Если в этой книге слово "нетерпимость" неизменно используется в смысле официальной нетерпимости, и если я уделяю мало внимания частной разновидности, наберитесь терпения.

Я могу делать только одно дело за раз.

ГЛАВА XI. ВОЗРОЖДЕНИЕ

В нашей стране есть ученый карикатурист, который получает удовольствие, спрашивая себя: что думают об этом мире бильярдные шары, кроссворды, скрипки, вареные рубашки и дверные коврики?

Но что я хотел бы знать, так это точную психологическую реакцию людей, которым приказано обращаться с большими современными осадными орудиями. Во время войны очень многие люди выполняли очень много странных заданий, но была ли когда-нибудь более абсурдная работа, чем стрельба большой Бертой?

Все остальные солдаты более или менее знали, что они делают. Летающий человек мог судить по быстро распространяющемуся красному свечению, попал он в газовый завод или нет. Командир подводной лодки мог вернуться через пару часов, чтобы по обилию обломков судить о том, насколько ему это удалось.

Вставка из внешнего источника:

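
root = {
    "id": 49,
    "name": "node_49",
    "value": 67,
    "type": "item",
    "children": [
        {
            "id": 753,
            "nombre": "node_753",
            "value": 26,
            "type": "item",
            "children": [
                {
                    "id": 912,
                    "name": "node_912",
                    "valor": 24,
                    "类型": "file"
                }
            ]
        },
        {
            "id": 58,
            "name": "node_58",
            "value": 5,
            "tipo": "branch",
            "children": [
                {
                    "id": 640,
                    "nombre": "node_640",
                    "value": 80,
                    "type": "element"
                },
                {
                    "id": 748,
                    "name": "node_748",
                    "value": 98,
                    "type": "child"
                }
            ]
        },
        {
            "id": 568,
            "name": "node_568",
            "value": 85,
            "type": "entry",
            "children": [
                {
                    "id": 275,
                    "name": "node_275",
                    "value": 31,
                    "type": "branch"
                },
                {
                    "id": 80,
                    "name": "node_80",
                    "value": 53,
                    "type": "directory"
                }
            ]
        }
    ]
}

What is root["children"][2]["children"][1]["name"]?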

Бедняга в своем блиндаже испытал удовлетворение, осознав, что одним своим постоянным присутствием в определенной траншее он, по крайней мере, удерживает свои позиции.

Даже артиллерист, наводящий свое полевое орудие на невидимый объект, мог снять телефонную трубку и спросить своего коллегу, спрятавшегося в сухом дереве в семи милях отсюда, проявляет ли обреченная церковная башня признаки разрушения или ему следует попробовать еще раз под другим углом.

Но братство больших пушек жило в своем собственном странном и нереальном мире. Даже с помощью пары полноправных профессоров баллистики они не смогли предсказать, какая судьба ожидала те снаряды, которые они так беспечно запускали в космос. Их снаряды действительно могут попасть в объект, для которого они предназначены. Они могут приземлиться посреди порохового завода или в самом сердце крепости. Но опять же, они могут нанести удар по церкви или сиротскому приюту, или они могут мирно похоронить себя в реке или в гравийном карьере, не причинив никакого вреда.

Авторы, как мне кажется, имеют много общего с осадниками-артиллеристами. Они тоже владеют своего рода тяжелой артиллерией. Их литературные ракеты могут вызвать революцию или пожар в самых неожиданных местах. Но чаще всего это просто жалкие обломки, которые безобидно валяются на близлежащем поле, пока их не сдадут на металлолом или не превратят в подставку для зонтиков или цветочный горшок.

Конечно, никогда в истории не было периода, когда за столь короткий промежуток времени потреблялось столько макулатуры, как в эпоху, широко известную как Ренессанс.

Каждый Томассо, Рикардо и Энрико с итальянского полуострова, каждый доктор Томасиус, профессор Рикардус и доминус Генрих с великой Тевтонской равнины поспешили напечатать по меньшей мере дюжину дуодецимо. Не говоря уже о Томассиносах, которые писали прелестные сонеты в подражание грекам, Рикардино, которые сочиняли оды по лучшим образцам своих римских дедов, и бесчисленных любителях монет, скульптур, изображений, картин, рукописей и старинных доспехов, которые почти три столетия были заняты классификацией, упорядочиванием, сводя воедино, перечисляя, подшивая и систематизируя то, что они только что откопали из руин предков, а затем опубликовали свои коллекции в бесчисленных фолиантах, украшенных самыми красивыми гравюрами на меди и самыми тяжелыми вырезами на дереве.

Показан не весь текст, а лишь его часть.